Наталья едва ловит меня, так как я чуть не падаю со скамейки.
— Фу-у, — перевожу дыхание. — Молодец.
— Да, — радостно говорит она, все еще продолжая держать мою руку в своей. Только сейчас это замечаю я. И она внимательно смотрит мне в глаза.
Потом
Кончился короткий отдых, и снова мотоциклы катят к старту. Шваб — черный чех, за ним второй чех, англичанин и один красный, из Ленинграда.

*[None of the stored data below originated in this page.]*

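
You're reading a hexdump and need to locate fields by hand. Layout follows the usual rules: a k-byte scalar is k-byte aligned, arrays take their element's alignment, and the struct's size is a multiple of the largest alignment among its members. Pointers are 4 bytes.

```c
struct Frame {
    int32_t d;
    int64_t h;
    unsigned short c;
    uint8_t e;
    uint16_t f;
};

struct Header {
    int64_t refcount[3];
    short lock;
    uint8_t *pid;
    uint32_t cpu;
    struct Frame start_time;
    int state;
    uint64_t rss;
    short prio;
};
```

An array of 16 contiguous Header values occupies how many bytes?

1408

Frame: 0..4  d  (4B, 4-aligned); 4..8  -- padding (4B); 8..16  h  (8B, 8-aligned); 16..18  c  (2B, 2-aligned); 18..19  e  (1B, 1-aligned); 19..20  -- padding (1B); 20..22  f  (2B, 2-aligned); 22..24  -- tail padding (2B); sizeof = 24, alignof = 8
0..24  refcount  (24B, 8-aligned)
24..26  lock  (2B, 2-aligned)
26..28  -- padding (2B)
28..32  pid  (4B, 4-aligned)
32..36  cpu  (4B, 4-aligned)
36..40  -- padding (4B)
40..64  start_time  (24B, 8-aligned)
64..68  state  (4B, 4-aligned)
68..72  -- padding (4B)
72..80  rss  (8B, 8-aligned)
80..82  prio  (2B, 2-aligned)
82..88  -- tail padding (6B)
sizeof = 88, alignof = 8
array of 16: 16 × 88 = 1408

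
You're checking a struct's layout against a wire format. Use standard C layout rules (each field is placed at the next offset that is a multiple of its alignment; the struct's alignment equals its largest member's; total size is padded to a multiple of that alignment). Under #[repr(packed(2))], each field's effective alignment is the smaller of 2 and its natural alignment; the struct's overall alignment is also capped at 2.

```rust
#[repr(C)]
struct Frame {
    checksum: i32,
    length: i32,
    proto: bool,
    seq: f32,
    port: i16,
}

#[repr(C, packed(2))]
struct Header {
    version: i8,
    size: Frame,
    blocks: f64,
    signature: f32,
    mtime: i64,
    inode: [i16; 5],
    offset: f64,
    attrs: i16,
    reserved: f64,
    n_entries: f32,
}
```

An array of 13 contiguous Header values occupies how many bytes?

Frame: 0..4  checksum  (4B, 4-aligned); 4..8  length  (4B, 4-aligned); 8..9  proto  (1B, 1-aligned); 9..12  -- padding (3B); 12..16  seq  (4B, 4-aligned); 16..18  port  (2B, 2-aligned); 18..20  -- tail padding (2B); sizeof = 20, alignof = 4
0..1  version  (1B, 1-aligned)
1..2  -- padding (1B)
2..22  size  (20B, 2-aligned)
22..30  blocks  (8B, 2-aligned)
30..34  signature  (4B, 2-aligned)
34..42  mtime  (8B, 2-aligned)
42..52  inode  (10B, 2-aligned)
52..60  offset  (8B, 2-aligned)
60..62  attrs  (2B, 2-aligned)
62..70  reserved  (8B, 2-aligned)
70..74  n_entries  (4B, 2-aligned)
sizeof = 74, alignof = 2
array of 13: 13 × 74 = 962

962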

Они выстраиваются у нитки в линию. Судья поднимает руку, нитка (или веревка) вскидывается, и они уносятся с места, ставя мотоциклы едва не «на козла», что, кстати, плохо для старта, и получается это от бросания сразу большого газа. Ленинградец чуть вообще не перевернулся, став на заднее колесо, резвый парень. Шваб уносится первым, другой чех — вторым, наш — третий, последний англичанин. Смородин, резко входя в вираж, едва удерживает мотоцикл и, выходя из виража, обходит второго чеха. Нам с высоты очень хорошо видно. Он пытается достать Шваба, а англичанин чеха. Так они парами и идут. Два круга Смородин не может обойти чеха. Приближается «наш» вираж, чех уходит уже с поворота, Смородин резко кренит мотоцикл, входя в поворот. Какой риск! Раздается стук цепнувшего лед руля, машина грохается, переворачивается, бешеным волчком крутясь, и, перемалывая гонщика под себя и через себя, вышвыривает его со льда, головой об заборчик, который он перелетает и вонзается в спрессованную гору снега.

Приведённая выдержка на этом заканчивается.